Months haven't been easy for me. I broke up with Marki and our differences made us to grow apart (I woke Zoë up, sorry beautiful, she uses to sit on my lap when I write... Yes, she's a cat) so my parents haven't allow me going out much these days, as you may know, Buenos Aires is not a safe city at all, and I'm a compulsive liar so they stopped trusting me years ago. I fell into depression, I mean, I can be days alone in my bed crying until I stop. Then I smile again and I'm the stupid little girl who makes everybody laughs and screams 'HORCAS, TE AMO!!' Everywhere.
I've been listening to Draconian a lot lately, seems the band that actually says what my heart feels, specially I feel sick and sad cause all my friends have their SO or people keep saying 'oooh, that one is gonna come soon, just be patient'. The hell with that! Feels like they never got a broken heart or their lives' been too easy or they don't fucking understand what is suffering from a deep anxiety and depresion.
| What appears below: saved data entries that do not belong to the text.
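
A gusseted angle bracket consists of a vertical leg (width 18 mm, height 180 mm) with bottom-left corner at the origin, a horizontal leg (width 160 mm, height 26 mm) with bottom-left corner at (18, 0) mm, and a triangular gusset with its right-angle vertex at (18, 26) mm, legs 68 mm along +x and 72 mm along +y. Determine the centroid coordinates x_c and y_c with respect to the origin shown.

x_c = 54.47 mm, y_c = 47.53 mm

vertical leg: A = 18 × 180 = 3240.00, centroid at (9.00, 90.00).
horizontal leg: A = 160 × 26 = 4160.00, centroid at (98.00, 13.00).
gusset: A = ½·68·72 = 2448.00, centroid at (40.67, 50.00).
ΣA = 9848.00 mm², ΣAx_c = 536392.00 mm³, ΣAy_c = 468080.00 mm³.
x_c = 536392.00/9848.00 = 54.47 mm; y_c = 468080.00/9848.00 = 47.53 mm.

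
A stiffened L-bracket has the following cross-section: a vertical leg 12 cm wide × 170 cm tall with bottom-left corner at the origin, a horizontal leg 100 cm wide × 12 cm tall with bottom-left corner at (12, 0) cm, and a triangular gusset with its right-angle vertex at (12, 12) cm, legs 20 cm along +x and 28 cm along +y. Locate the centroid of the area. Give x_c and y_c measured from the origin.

x_c = 26.10 cm, y_c = 53.00 cm

vertical leg: A = 12 × 170 = 2040.00, centroid at (6.00, 85.00).
horizontal leg: A = 100 × 12 = 1200.00, centroid at (62.00, 6.00).
gusset: A = ½·20·28 = 280.00, centroid at (18.67, 21.33).
ΣA = 3520.00 cm², ΣAx_c = 91866.67 cm³, ΣAy_c = 186573.33 cm³.
x_c = 91866.67/3520.00 = 26.10 cm; y_c = 186573.33/3520.00 = 53.00 cm.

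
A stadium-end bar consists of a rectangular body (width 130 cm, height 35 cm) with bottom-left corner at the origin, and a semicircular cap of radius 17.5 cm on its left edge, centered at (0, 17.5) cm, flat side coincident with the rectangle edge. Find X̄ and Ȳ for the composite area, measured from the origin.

X̄ = 58.07 cm, Ȳ = 17.50 cm

rectangular body: A = 130 × 35 = 4550.00, centroid at (65.00, 17.50).
semicircular end: A = ½π·17.5² = 481.06, centroid at (-7.43, 17.50).
ΣA = 5031.06 cm²
ΣAX̄ = (4550.00)(65.00) + (481.06)(-7.43) = 292177.08 cm³
ΣAȲ = (4550.00)(17.50) + (481.06)(17.50) = 88043.49 cm³
X̄ = 292177.08 / 5031.06 = 58.07 cm
Ȳ = 88043.49 / 5031.06 = 17.50 cm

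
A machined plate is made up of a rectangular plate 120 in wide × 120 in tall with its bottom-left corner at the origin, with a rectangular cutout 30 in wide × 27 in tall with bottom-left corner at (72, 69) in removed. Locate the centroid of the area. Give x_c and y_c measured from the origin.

plate: A = 120 × 120 = 14400.00, centroid at (60.00, 60.00).
hole: A = −(30 × 27) = -810.00, centroid at (87.00, 82.50).
ΣA = 13590.00 in²
ΣAx_c = (14400.00)(60.00) + (-810.00)(87.00) = 793530.00 in³
ΣAy_c = (14400.00)(60.00) + (-810.00)(82.50) = 797175.00 in³
x_c = 793530.00 / 13590.00 = 58.39 in
y_c = 797175.00 / 13590.00 = 58.66 in

x_c = 58.39 in, y_c = 58.66 in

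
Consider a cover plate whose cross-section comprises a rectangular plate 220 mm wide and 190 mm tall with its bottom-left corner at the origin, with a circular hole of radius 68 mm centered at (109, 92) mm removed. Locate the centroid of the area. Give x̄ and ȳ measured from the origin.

x̄ = 110.53 mm, ȳ = 96.60 mm

plate: A = 220 × 190 = 41800.00, centroid at (110.00, 95.00).
hole: A = −π·68² = -14526.72, centroid at (109.00, 92.00).
ΣA = 27273.28 mm²
ΣAx̄ = (41800.00)(110.00) + (-14526.72)(109.00) = 3014587.04 mm³
ΣAȳ = (41800.00)(95.00) + (-14526.72)(92.00) = 2634541.35 mm³
x̄ = 3014587.04 / 27273.28 = 110.53 mm
ȳ = 2634541.35 / 27273.28 = 96.60 mm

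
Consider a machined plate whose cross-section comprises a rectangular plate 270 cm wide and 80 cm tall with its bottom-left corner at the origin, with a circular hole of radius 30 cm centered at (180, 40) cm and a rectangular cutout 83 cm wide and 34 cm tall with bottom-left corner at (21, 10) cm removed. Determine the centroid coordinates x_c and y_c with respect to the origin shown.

x_c = 139.85 cm, y_c = 42.30 cm

Part | A | x̄ᵢ | ȳᵢ | A·x̄ᵢ | A·ȳᵢ
plate | 21600.00 | 135.00 | 40.00 | 2916000.00 | 864000.00
hole 1 | -2827.43 | 180.00 | 40.00 | -508938.01 | -113097.34
hole 2 | -2822.00 | 62.50 | 27.00 | -176375.00 | -76194.00
Σ | 15950.57 |  |  | 2230686.99 | 674708.66
x_c = 2230686.99 / 15950.57 = 139.85 cm
y_c = 674708.66 / 15950.57 = 42.30 cm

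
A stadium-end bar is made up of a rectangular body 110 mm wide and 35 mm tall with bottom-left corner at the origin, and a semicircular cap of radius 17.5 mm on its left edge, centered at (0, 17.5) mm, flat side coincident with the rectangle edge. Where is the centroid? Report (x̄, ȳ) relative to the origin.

Part | A | x̄ᵢ | ȳᵢ | A·x̄ᵢ | A·ȳᵢ
rectangular body | 3850.00 | 55.00 | 17.50 | 211750.00 | 67375.00
semicircular end | 481.06 | -7.43 | 17.50 | -3572.92 | 8418.49
Σ | 4331.06 |  |  | 208177.08 | 75793.49
x̄ = 208177.08 / 4331.06 = 48.07 mm
ȳ = 75793.49 / 4331.06 = 17.50 mm

x̄ = 48.07 mm, ȳ = 17.50 mm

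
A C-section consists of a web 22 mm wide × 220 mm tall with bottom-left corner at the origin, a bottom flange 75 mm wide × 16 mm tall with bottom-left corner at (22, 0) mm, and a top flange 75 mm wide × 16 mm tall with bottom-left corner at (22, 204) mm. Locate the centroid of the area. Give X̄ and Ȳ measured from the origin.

web: A = 22 × 220 = 4840.00, centroid at (11.00, 110.00).
bottom flange: A = 75 × 16 = 1200.00, centroid at (59.50, 8.00).
top flange: A = 75 × 16 = 1200.00, centroid at (59.50, 212.00).
ΣA = 7240.00 mm², ΣAX̄ = 196040.00 mm³, ΣAȲ = 796400.00 mm³.
X̄ = 196040.00/7240.00 = 27.08 mm; Ȳ = 796400.00/7240.00 = 110.00 mm.

X̄ = 27.08 mm, Ȳ = 110.00 mm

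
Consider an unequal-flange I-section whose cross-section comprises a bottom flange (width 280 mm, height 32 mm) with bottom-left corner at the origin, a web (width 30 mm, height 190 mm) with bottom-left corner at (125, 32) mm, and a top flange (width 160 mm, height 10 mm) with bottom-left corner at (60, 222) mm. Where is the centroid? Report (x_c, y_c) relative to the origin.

Part | A | x̄ᵢ | ȳᵢ | A·x̄ᵢ | A·ȳᵢ
bottom flange | 8960.00 | 140.00 | 16.00 | 1254400.00 | 143360.00
web | 5700.00 | 140.00 | 127.00 | 798000.00 | 723900.00
top flange | 1600.00 | 140.00 | 227.00 | 224000.00 | 363200.00
Σ | 16260.00 |  |  | 2276400.00 | 1230460.00
x_c = 2276400.00 / 16260.00 = 140.00 mm
y_c = 1230460.00 / 16260.00 = 75.67 mm

x_c = 140.00 mm, y_c = 75.67 mm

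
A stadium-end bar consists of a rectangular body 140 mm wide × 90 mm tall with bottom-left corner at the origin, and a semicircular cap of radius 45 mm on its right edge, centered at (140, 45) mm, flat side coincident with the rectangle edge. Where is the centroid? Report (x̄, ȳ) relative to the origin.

rectangular body: A = 140 × 90 = 12600.00, centroid at (70.00, 45.00).
semicircular end: A = ½π·45² = 3180.86, centroid at (159.10, 45.00).
ΣA = 15780.86 mm²
ΣAx̄ = (12600.00)(70.00) + (3180.86)(159.10) = 1388070.76 mm³
ΣAȳ = (12600.00)(45.00) + (3180.86)(45.00) = 710138.82 mm³
x̄ = 1388070.76 / 15780.86 = 87.96 mm
ȳ = 710138.82 / 15780.86 = 45.00 mm

x̄ = 87.96 mm, ȳ = 45.00 mm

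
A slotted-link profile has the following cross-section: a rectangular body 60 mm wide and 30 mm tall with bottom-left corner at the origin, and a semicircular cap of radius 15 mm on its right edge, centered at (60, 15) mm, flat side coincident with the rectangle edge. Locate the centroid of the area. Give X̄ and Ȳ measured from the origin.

rectangular body: A = 60 × 30 = 1800.00, centroid at (30.00, 15.00).
semicircular end: A = ½π·15² = 353.43, centroid at (66.37, 15.00).
ΣA = 2153.43 mm²
ΣAX̄ = (1800.00)(30.00) + (353.43)(66.37) = 77455.75 mm³
ΣAȲ = (1800.00)(15.00) + (353.43)(15.00) = 32301.44 mm³
X̄ = 77455.75 / 2153.43 = 35.97 mm
Ȳ = 32301.44 / 2153.43 = 15.00 mm

X̄ = 35.97 mm, Ȳ = 15.00 mm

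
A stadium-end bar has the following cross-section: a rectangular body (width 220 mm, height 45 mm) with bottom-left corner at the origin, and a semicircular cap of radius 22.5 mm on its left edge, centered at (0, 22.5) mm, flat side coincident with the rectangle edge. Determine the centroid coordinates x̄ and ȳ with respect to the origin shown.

x̄ = 101.11 mm, ȳ = 22.50 mm

rectangular body: A = 220 × 45 = 9900.00, centroid at (110.00, 22.50).
semicircular end: A = ½π·22.5² = 795.22, centroid at (-9.55, 22.50).
ΣA = 10695.22 mm²
ΣAx̄ = (9900.00)(110.00) + (795.22)(-9.55) = 1081406.25 mm³
ΣAȳ = (9900.00)(22.50) + (795.22)(22.50) = 240642.35 mm³
x̄ = 1081406.25 / 10695.22 = 101.11 mm
ȳ = 240642.35 / 10695.22 = 22.50 mm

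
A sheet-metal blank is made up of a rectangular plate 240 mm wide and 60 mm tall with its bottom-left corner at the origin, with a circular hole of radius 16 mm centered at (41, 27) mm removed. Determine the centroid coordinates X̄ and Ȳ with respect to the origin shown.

X̄ = 124.67 mm, Ȳ = 30.18 mm

plate: A = 240 × 60 = 14400.00, centroid at (120.00, 30.00).
hole: A = −π·16² = -804.25, centroid at (41.00, 27.00).
ΣA = 13595.75 mm²
ΣAX̄ = (14400.00)(120.00) + (-804.25)(41.00) = 1695025.84 mm³
ΣAȲ = (14400.00)(30.00) + (-804.25)(27.00) = 410285.31 mm³
X̄ = 1695025.84 / 13595.75 = 124.67 mm
Ȳ = 410285.31 / 13595.75 = 30.18 mm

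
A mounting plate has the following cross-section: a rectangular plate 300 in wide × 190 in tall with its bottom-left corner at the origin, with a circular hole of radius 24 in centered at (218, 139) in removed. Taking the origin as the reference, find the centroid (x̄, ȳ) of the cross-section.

x̄ = 147.77 in, ȳ = 93.56 in

Part | A | x̄ᵢ | ȳᵢ | A·x̄ᵢ | A·ȳᵢ
plate | 57000.00 | 150.00 | 95.00 | 8550000.00 | 5415000.00
hole | -1809.56 | 218.00 | 139.00 | -394483.51 | -251528.47
Σ | 55190.44 |  |  | 8155516.49 | 5163471.53
x̄ = 8155516.49 / 55190.44 = 147.77 in
ȳ = 5163471.53 / 55190.44 = 93.56 in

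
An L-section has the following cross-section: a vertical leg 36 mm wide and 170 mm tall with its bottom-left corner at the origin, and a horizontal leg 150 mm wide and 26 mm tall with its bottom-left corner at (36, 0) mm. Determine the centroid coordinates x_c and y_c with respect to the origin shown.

vertical leg: A = 36 × 170 = 6120.00, centroid at (18.00, 85.00).
horizontal leg: A = 150 × 26 = 3900.00, centroid at (111.00, 13.00).
ΣA = 10020.00 mm², ΣAx_c = 543060.00 mm³, ΣAy_c = 570900.00 mm³.
x_c = 543060.00/10020.00 = 54.20 mm; y_c = 570900.00/10020.00 = 56.98 mm.

x_c = 54.20 mm, y_c = 56.98 mm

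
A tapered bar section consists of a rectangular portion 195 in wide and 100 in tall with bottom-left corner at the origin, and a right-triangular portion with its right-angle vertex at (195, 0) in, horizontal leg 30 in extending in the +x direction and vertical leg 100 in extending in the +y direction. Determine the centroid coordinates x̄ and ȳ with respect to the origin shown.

x̄ = 105.18 in, ȳ = 48.81 in

Part | A | x̄ᵢ | ȳᵢ | A·x̄ᵢ | A·ȳᵢ
rectangular portion | 19500.00 | 97.50 | 50.00 | 1901250.00 | 975000.00
triangular portion | 1500.00 | 205.00 | 33.33 | 307500.00 | 50000.00
Σ | 21000.00 |  |  | 2208750.00 | 1025000.00
x̄ = 2208750.00 / 21000.00 = 105.18 in
ȳ = 1025000.00 / 21000.00 = 48.81 in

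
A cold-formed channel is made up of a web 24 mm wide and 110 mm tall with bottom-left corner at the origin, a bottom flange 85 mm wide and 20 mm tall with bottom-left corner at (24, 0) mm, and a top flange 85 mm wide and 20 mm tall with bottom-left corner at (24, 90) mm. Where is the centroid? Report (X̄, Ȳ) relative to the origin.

X̄ = 42.68 mm, Ȳ = 55.00 mm

web: A = 24 × 110 = 2640.00, centroid at (12.00, 55.00).
bottom flange: A = 85 × 20 = 1700.00, centroid at (66.50, 10.00).
top flange: A = 85 × 20 = 1700.00, centroid at (66.50, 100.00).
ΣA = 6040.00 mm²
ΣAX̄ = (2640.00)(12.00) + (1700.00)(66.50) + (1700.00)(66.50) = 257780.00 mm³
ΣAȲ = (2640.00)(55.00) + (1700.00)(10.00) + (1700.00)(100.00) = 332200.00 mm³
X̄ = 257780.00 / 6040.00 = 42.68 mm
Ȳ = 332200.00 / 6040.00 = 55.00 mm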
I'm in love but it's just another ilusion and I don't wanna talk about it, really. So, as I always say "I'll fall in love with my loneliness so it abandons me like everything I love". I guess I'm not gonna fail this time! The thing that brings me down the most is that Horcas is not coming to my town til April so that's even worse. Though, in a month I'm going to see Mastifal, some friends' band, and one of the most important of death metal in here.
It's strange that I actually write a lot here and not about just one thing. I'm only writing random things on my mind. Zoë just put her head over my arm and fell asleep again. Guess friday I'm going to Cuarto Apostol, a metal bar in Capital, and try to bury my heart a bit.
That's all for today. Hope I don't bore you. Night!